Earlier we talked about the economics of solar power compared with purchasing electricity from the power grid. On today’s show we’re talking about another form of power co-generation.
Many larger commercial facilities are turning to co-generation as a way of reducing high electricity costs. This only makes sense in areas where the cost of natural gas is considerably cheaper than the comparable cost of electricity.
Where these systems really shine is in the harnessing of the waste heat to heat water. The use of energy for producing hot water means that the savings can be substantial. If you’re familiar with the internal combustion engine, or the diesel engine, you are already aware that most of the energy is wasted in the form of excess heat. The diesel cycle generates much more mechanical work and relatively much less wasted heat than other systems. It’s about 44% efficient, which means 56% of the energy is wasted as heat. But if you can harness that heat and put it to good use, the savings can be substantial. The are particularly true in areas where the cost of electricity is high.
The latest example is a new hotel that just opened at JFK airport in NYC on the site of the old TWA flight center. The original structure was built in 1962 and was updated to create a 512 room hotel. The hotel incorporates some of the most innovative power generation technology. It stands apart because their system is so good that the hotel has fully disconnected from the utility’s power grid.
The system has four main features. The roof mounted generators are powered by low cost natural gas. Second, the hotel has a sizeable battery bank which allows the power plant to store excess energy during periods of lower demand. This means that a smaller power plant is needed to handle peak demand and the plant can operate with less fuel on average.
Third, they use the cooling system for the power plant to produce the hotel’s hot water rather than allow the excess heat to go to waste. Finally, the hotel also uses absorption chillers to create cold water from the hot water.

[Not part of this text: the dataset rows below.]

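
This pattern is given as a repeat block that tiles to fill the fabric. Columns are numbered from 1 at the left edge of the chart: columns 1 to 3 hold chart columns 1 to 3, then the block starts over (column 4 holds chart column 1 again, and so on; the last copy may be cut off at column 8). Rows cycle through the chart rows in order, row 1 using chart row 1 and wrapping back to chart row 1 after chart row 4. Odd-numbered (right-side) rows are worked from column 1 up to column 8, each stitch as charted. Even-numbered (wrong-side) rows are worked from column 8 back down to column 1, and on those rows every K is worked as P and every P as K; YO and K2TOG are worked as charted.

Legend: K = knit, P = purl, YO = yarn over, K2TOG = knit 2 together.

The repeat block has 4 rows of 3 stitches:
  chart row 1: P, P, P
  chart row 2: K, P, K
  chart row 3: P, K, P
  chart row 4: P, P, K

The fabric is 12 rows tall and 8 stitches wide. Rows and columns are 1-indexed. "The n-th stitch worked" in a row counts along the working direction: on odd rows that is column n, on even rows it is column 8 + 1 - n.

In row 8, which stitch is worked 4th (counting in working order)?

== STITCH ==
K

Derivation:
For row 8: chart row = ((8-1) mod 4) + 1 = 4; this is a WS (even) row.
Chart row 4 tiled across columns 1-8: P P K P P K P P
WS: work from column 8 back to column 1 (reverse the tiled row), swapping K<->P (YO and K2TOG unchanged).
Row 8 as worked: K K P K K P K K
Counting 4 along the worked row gives K.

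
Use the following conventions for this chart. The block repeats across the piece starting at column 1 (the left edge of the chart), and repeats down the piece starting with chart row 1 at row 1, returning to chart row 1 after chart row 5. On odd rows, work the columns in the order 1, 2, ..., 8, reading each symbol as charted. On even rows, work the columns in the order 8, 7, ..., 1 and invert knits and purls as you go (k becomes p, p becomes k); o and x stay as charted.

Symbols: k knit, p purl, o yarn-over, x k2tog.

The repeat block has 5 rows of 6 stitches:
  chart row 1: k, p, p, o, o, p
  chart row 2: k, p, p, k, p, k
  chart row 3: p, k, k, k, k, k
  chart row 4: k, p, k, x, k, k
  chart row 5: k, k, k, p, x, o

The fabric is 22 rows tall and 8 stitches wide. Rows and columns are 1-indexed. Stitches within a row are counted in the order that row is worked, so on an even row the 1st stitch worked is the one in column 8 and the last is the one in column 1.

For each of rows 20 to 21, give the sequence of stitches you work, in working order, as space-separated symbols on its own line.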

The hotel calculated their power consumption based on other hotel metrics and determined that their annual electricity bill with the utility would be about $5M. The payback on their entire installation is estimated at 3 years. Now that number definitely makes sense. But it makes sense partly because NY power rates are $0.21 per Kwh, the highest in the country. If the same hotel were located in Texas where electricity costs $0.11 per kWh, the payback period would double to 6 years, which frankly is still pretty good.
To date, about 600 buildings in NY state have installed systems like this. But most of them still connect to the power grid. The TWA hotel is one of the rare buildings that has gone fully off-grid.
There are an increasing number of systems like the one at the TWA hotel where the connection to the power grid is used to sell excess power back to the utility. Many health care facilities are required to have backup power generation systems under the building code. Rather than have these systems which have a high capital cost sit idle, many facilities choose to operate the systems to produce their critical power needs on a regular basis. They may draw peak power demand from the utility and sell the excess power back to the utility.
The final piece of the puzzle is the financing of these systems. An entirely new group of company s have surface which are willing to install the systems for a low monthly lease cost where the lease cost is offset by the power sales to the utility. The operation of power plant is maintained by the supplier, and the lower electricity bill can often result in operational savings in addition to the up front capital savings.